Furthermore, excluding companies based on fossil fuel use would ultimately scrub many of the large listed NZ companies – Mainfreight, Air NZ, A2 and Fonterra, to name a few – from the index.

Logically, extending the Mindful Money exclusion rationale might even see the NZX50 whittled down to the NZX5, dramatically cutting investor diversification and starving key parts of the local economy of capital.

Good is bad (and vice-versa) at the limits

As the NZ example shows, pursuing a purist fossil fuel exclusion policy opens up a series of complex – and likely unanswerable – questions for investors.

But if designing a portfolio around the relatively narrow constraints of fossil fuels is problematic enough, the concept of a one-size-fits-all ‘ethical’ investment strategy verges on insanity.

Firstly, there is no universal agreement on the definition of an ‘ethical’ company. As discussed earlier, ESG data suppliers often take different views on the same company: renewable energy poster-child, Tesla, for instance, and ExxonMobil – one of the world’s largest oil producers – can be found on both pro- and anti-ESG rankings.

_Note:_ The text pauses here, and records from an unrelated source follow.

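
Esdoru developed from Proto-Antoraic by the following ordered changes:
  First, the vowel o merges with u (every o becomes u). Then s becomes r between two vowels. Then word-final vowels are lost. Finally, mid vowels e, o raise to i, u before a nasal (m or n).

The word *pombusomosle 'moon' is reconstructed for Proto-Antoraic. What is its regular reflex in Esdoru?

Esdoru: *pombusomosle > pumbusumusle > pumburumusle > pumburumusl  (by vowel merger, rhotacism, apocope)

pumburumusl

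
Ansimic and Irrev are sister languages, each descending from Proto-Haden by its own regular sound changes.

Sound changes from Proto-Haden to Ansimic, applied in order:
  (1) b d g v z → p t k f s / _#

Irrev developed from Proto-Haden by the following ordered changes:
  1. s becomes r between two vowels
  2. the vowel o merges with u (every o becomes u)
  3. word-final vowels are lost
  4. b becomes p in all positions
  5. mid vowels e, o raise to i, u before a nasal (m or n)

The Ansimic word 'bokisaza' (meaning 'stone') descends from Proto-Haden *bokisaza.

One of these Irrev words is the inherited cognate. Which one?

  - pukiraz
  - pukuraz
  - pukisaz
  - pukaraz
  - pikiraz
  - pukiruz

pukiraz

Irrev: start from *bokisaza.
  rule 1 (rhotacism): bokisaza → bokiraza
  rule 2 (vowel merger): bokiraza → bukiraza
  rule 3 (apocope): bukiraza → bukiraz
  rule 4 (unconditioned shift): bukiraz → pukiraz
  rule 5: no change — pukiraz
  ⇒ Irrev pukiraz
Only 'pukiraz' matches the regular Irrev development of *bokisaza.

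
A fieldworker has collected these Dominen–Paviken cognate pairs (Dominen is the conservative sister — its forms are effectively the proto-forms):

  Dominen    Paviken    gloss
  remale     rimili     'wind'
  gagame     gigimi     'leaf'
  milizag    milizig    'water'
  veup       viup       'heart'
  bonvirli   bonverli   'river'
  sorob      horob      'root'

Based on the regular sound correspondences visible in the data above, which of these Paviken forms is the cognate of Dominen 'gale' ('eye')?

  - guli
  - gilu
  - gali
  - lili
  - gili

gili

remale ~ rimili, gagame ~ gigimi — Dominen a corresponds to Paviken i after a consonant, before a consonant other than r, m, n, p, b, f, v.
remale ~ rimili, gagame ~ gigimi — Dominen e corresponds to Paviken i word-finally.
Applying these to Dominen 'gale':
  gale → gile   (a→i after a consonant, before a consonant other than r, m, n, p, b, f, v)
  gile → gili   (e→i word-finally)
So the Paviken cognate is 'gili'.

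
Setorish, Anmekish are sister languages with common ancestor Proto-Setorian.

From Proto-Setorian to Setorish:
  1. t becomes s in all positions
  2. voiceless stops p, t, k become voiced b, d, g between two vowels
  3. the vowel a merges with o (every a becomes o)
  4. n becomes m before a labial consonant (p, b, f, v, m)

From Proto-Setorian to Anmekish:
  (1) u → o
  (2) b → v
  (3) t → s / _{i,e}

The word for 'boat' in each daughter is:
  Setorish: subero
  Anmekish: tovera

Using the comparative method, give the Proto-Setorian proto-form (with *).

Position 6: Setorish has o, Anmekish has a. Anmekish preserves a here (none of its changes turn any other segment into a), so the proto-segment is *a.
Position 1: Setorish has s, Anmekish has t. Anmekish preserves t here (none of its changes turn any other segment into t), so the proto-segment is *t.
Position 2: Setorish has u, Anmekish has o. Setorish preserves u here (none of its changes turn any other segment into u), so the proto-segment is *u.
Continuing position by position gives *tubera; check it forward:
Setorish: *tubera > subera > subero  (by unconditioned shift, vowel merger)
Anmekish: *tubera
  tubera → tobera   [vowel merger]
  tobera → tovera   [unconditioned shift]
  tovera (rule 3 does not apply)
  giving Anmekish tovera.
*tubera is the unique common source.

*tubera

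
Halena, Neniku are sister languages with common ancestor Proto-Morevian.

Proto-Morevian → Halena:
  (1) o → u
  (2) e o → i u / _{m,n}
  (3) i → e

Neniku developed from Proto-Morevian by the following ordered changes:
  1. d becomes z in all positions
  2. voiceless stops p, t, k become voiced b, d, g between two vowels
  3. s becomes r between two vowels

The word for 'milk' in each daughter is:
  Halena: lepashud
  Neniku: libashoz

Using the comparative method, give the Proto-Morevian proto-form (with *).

*lipashod

Position 7: Halena has u, Neniku has o. Neniku preserves o here (none of its changes turn any other segment into o), so the proto-segment is *o.
Position 8: Halena has d, Neniku has z. Halena preserves d here (none of its changes turn any other segment into d), so the proto-segment is *d.
Position 2: Halena has e, Neniku has i. Neniku preserves i here (none of its changes turn any other segment into i), so the proto-segment is *i.
Verify the candidate proto-form against each daughter:
Halena: *lipashod > lipashud > lepashud  (by vowel merger, vowel merger)
Neniku: *lipashod
  lipashod → lipashoz   [unconditioned shift]
  lipashoz → libashoz   [intervocalic voicing]
  libashoz (rule 3 does not apply)
  giving Neniku libashoz.
Only *lipashod yields all of Halena lepashud, Neniku libashoz.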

Drawing a hard line between ‘good’ and ‘bad’ firms will also lead investors down a definitional rabbit-hole of almost infinite proportions.

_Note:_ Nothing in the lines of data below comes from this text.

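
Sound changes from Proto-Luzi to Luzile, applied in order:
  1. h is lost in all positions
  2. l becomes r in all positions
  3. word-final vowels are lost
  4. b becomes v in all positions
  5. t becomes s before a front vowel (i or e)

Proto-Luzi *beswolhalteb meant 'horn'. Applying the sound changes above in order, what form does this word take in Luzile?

vesworarsev

Luzile: *beswolhalteb
  beswolhalteb → beswolalteb   [h-loss]
  beswolalteb → besworarteb   [unconditioned shift]
  besworarteb (rule 3 does not apply)
  besworarteb → vesworartev   [unconditioned shift]
  vesworartev → vesworarsev   [palatalisation]
  giving Luzile vesworarsev.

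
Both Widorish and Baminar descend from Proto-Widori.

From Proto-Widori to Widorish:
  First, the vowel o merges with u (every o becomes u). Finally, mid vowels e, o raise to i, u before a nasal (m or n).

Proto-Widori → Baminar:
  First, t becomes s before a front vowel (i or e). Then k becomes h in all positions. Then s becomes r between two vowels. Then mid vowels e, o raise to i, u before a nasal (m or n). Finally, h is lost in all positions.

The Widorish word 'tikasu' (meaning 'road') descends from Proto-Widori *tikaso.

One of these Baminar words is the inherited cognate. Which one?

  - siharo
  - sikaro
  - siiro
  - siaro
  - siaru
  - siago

siaro

Baminar: start from *tikaso.
  rule 1 (palatalisation): tikaso → sikaso
  rule 2 (unconditioned shift): sikaso → sihaso
  rule 3 (rhotacism): sihaso → siharo
  rule 4: no change — siharo
  rule 5 (h-loss): siharo → siaro
  ⇒ Baminar siaro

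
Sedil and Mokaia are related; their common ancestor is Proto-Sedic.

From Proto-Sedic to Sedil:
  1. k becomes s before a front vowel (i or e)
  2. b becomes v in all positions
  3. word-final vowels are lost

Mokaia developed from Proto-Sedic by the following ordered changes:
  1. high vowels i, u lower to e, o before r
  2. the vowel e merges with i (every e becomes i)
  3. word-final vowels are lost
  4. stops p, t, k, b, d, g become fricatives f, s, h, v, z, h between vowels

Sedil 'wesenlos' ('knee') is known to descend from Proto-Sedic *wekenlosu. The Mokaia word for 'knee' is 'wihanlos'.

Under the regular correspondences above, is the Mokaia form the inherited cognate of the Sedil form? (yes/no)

Derive the expected Mokaia reflex of *wekenlosu:
Mokaia: start from *wekenlosu.
  rule 1: no change — wekenlosu
  rule 2 (vowel merger): wekenlosu → wikinlosu
  rule 3 (apocope): wikinlosu → wikinlos
  rule 4 (intervocalic lenition): wikinlos → wihinlos
  ⇒ Mokaia wihinlos
The regular Mokaia reflex would be 'wihinlos', but the attested form is 'wihanlos'. The correspondence is irregular, so they are not cognates (the Mokaia form has a different source).

no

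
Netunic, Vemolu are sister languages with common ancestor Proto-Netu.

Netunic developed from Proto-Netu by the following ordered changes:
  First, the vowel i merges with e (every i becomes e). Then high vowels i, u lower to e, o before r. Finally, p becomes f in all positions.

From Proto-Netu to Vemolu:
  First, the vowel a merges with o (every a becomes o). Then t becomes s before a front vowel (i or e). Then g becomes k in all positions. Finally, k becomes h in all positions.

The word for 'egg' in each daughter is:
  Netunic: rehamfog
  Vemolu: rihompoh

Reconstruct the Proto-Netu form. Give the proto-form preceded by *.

Position 6: Netunic has f, Vemolu has p. Vemolu preserves p here (none of its changes turn any other segment into p), so the proto-segment is *p.
Position 4: Netunic has a, Vemolu has o. Netunic preserves a here (none of its changes turn any other segment into a), so the proto-segment is *a.
Position 2: Netunic has e, Vemolu has i. Vemolu preserves i here (none of its changes turn any other segment into i), so the proto-segment is *i.
Verify the candidate proto-form against each daughter:
Netunic: start from *rihampog.
  rule 1 (vowel merger): rihampog → rehampog
  rule 2: no change — rehampog
  rule 3 (unconditioned shift): rehampog → rehamfog
  ⇒ Netunic rehamfog
Vemolu: *rihampog > rihompog > rihompok > rihompoh  (by vowel merger, unconditioned shift, unconditioned shift)
*rihampog is the unique common source.

*rihampog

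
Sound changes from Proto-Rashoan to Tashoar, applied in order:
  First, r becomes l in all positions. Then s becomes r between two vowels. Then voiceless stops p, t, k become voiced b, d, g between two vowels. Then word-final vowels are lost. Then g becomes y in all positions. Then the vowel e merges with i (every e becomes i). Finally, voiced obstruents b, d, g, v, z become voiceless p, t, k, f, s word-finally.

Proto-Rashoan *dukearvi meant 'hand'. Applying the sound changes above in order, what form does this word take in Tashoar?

duyialf

Tashoar: *dukearvi > dukealvi > dugealvi > dugealv > duyealv > duyialv > duyialf  (by unconditioned shift, intervocalic voicing, apocope, unconditioned shift, vowel merger, final devoicing)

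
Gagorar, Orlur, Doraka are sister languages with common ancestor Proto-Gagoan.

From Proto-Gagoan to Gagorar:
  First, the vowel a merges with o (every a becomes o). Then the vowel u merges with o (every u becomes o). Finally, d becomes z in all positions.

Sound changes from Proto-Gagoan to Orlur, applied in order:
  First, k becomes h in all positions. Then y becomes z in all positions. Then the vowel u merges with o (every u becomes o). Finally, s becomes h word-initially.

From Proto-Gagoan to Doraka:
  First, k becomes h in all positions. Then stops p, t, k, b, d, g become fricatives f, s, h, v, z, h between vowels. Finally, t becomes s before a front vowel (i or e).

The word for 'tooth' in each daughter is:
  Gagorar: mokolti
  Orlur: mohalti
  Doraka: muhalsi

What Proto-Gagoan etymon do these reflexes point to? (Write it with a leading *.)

*mukalti

Position 4: Gagorar has o, Orlur has a, Doraka has a. Orlur preserves a here (none of its changes turn any other segment into a), so the proto-segment is *a.
Position 3: Gagorar has k, Orlur has h, Doraka has h. Gagorar preserves k here (none of its changes turn any other segment into k), so the proto-segment is *k.
Continuing position by position gives *mukalti; check it forward:
Gagorar: start from *mukalti.
  rule 1 (vowel merger): mukalti → mukolti
  rule 2 (vowel merger): mukolti → mokolti
  rule 3: no change — mokolti
  ⇒ Gagorar mokolti
Orlur: start from *mukalti.
  rule 1 (unconditioned shift): mukalti → muhalti
  rule 2: no change — muhalti
  rule 3 (vowel merger): muhalti → mohalti
  rule 4: no change — mohalti
  ⇒ Orlur mohalti
Doraka: start from *mukalti.
  rule 1 (unconditioned shift): mukalti → muhalti
  rule 2: no change — muhalti
  rule 3 (palatalisation): muhalti → muhalsi
  ⇒ Doraka muhalsi
No other proto-form is consistent with every reflex, so the reconstruction is *mukalti.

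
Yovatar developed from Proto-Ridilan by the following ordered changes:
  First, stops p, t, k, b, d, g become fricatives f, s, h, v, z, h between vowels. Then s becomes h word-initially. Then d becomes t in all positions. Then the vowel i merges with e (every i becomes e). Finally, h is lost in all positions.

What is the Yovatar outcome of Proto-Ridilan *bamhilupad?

Yovatar: *bamhilupad
  bamhilupad → bamhilufad   [intervocalic lenition]
  bamhilufad (rule 2 does not apply)
  bamhilufad → bamhilufat   [unconditioned shift]
  bamhilufat → bamhelufat   [vowel merger]
  bamhelufat → bamelufat   [h-loss]
  giving Yovatar bamelufat.

bamelufat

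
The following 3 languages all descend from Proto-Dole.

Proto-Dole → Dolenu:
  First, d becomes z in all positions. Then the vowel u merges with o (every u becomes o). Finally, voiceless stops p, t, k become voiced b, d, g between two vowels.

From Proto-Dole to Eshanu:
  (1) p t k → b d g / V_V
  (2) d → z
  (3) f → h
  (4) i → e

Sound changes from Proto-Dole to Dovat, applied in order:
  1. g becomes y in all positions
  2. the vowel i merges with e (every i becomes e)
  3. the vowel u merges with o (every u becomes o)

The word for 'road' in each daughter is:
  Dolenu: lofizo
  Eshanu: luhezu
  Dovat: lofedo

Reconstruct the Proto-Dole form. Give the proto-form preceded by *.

Position 5: Dolenu has z, Eshanu has z, Dovat has d. Dovat preserves d here (none of its changes turn any other segment into d), so the proto-segment is *d.
Position 2: Dolenu has o, Eshanu has u, Dovat has o. Eshanu preserves u here (none of its changes turn any other segment into u), so the proto-segment is *u.
This points to *lufidu. Verify forward in each daughter:
Dolenu: start from *lufidu.
  rule 1 (unconditioned shift): lufidu → lufizu
  rule 2 (vowel merger): lufizu → lofizo
  rule 3: no change — lofizo
  ⇒ Dolenu lofizo
Eshanu: start from *lufidu.
  rule 1: no change — lufidu
  rule 2 (unconditioned shift): lufidu → lufizu
  rule 3 (unconditioned shift): lufizu → luhizu
  rule 4 (vowel merger): luhizu → luhezu
  ⇒ Eshanu luhezu
Dovat: start from *lufidu.
  rule 1: no change — lufidu
  rule 2 (vowel merger): lufidu → lufedu
  rule 3 (vowel merger): lufedu → lofedo
  ⇒ Dovat lofedo
No other proto-form is consistent with every reflex, so the reconstruction is *lufidu.

*lufidu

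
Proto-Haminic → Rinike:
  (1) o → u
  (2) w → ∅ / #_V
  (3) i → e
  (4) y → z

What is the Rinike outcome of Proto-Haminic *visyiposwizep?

Rinike: start from *visyiposwizep.
  rule 1 (vowel merger): visyiposwizep → visyipuswizep
  rule 2: no change — visyipuswizep
  rule 3 (vowel merger): visyipuswizep → vesyepuswezep
  rule 4 (unconditioned shift): vesyepuswezep → veszepuswezep
  ⇒ Rinike veszepuswezep

veszepuswezep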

Say, for example, a firm’s main supplier has a large carbon footprint – does the association with an ‘unsustainable’ third-party rub-off on all those associated with it? If so, the entire corporate world would likely fall into ‘unethical’ territory.

Fund managers must – and do – put limits on their definitions of ESG and/or ‘ethical’, which is fine as long as those rules are clearly disclosed and understood by investors.

Regulators are also beginning to police the ESG definitional grey zone as Vanguard Australia discovered late last year. The Australian Securities and Investments Commission (ASIC) handed Vanguard an almost symbolic fine of about A$40,000 for alleged breaches of ‘greenwashing’ regulations.

According to ASIC, the Vanguard International Shares Select Exclusions Index Fund – a popular choice on InvestNow – may have mislead investors with claims it excluded tobacco companies because some of the companies in the portfolio derived income from the sale of tobacco products.

The ASIC action against Vanguard highlights an important truth about how managers, researchers and others make the call on the ESG qualities of underlying investments based on a defined threshold of exposure to certain business activities.

Consider the case of discount supermarket chain, Costco, which is probably one of the largest alcohol retailers in the world, selling roughly US$6.5 billion of beer, wine etc each year. However, the Costco booze sales amount to just 3% of the firm’s annual revenue of about US$220 billion, which falls outside the 5% alcohol corporate income threshold for exclusion set by another Vanguard product – the Ethically Conscious International Shares Index Fund.

Technically, investors in the Vanguard Ethically Conscious International Shares Index Fund – a strategy used by many KiwiSaver providers such as Simplicity – can claim ‘we don’t invest in companies with significant exposure to alcohol’ based on the product definition. By absolute measures, though, those Ethically Conscious investors own a piece of one of the biggest global purveyors of alcohol.

The point is not to single out Vanguard – which is a highly professional investment firm attempting to build ESG-compliant products around complex, and ever-moving, criteria – but to illustrate why investors need to question simplistic claims of ethical superiority issued by unlicensed researchers who have never managed money nor are accountable for the investment outcomes (such as poor diversification) of their pseudo-advice.

Despite the confusing, and potentially dangerous, focus on black-and-white moralising by extreme exclusionists, ESG remains an important development in the funds management industry; a change InvestNow fully supports with a growing range of products offered by reputable regulated managers who are best-placed to shape the ESG future.

ESG, however, is not well-served by those who mindlessly create ever-expanding lists of ‘bad’ companies that – if followed to a logical conclusion – would bar investors from virtually all securities while doing nothing, or less, to achieve a better future for the world.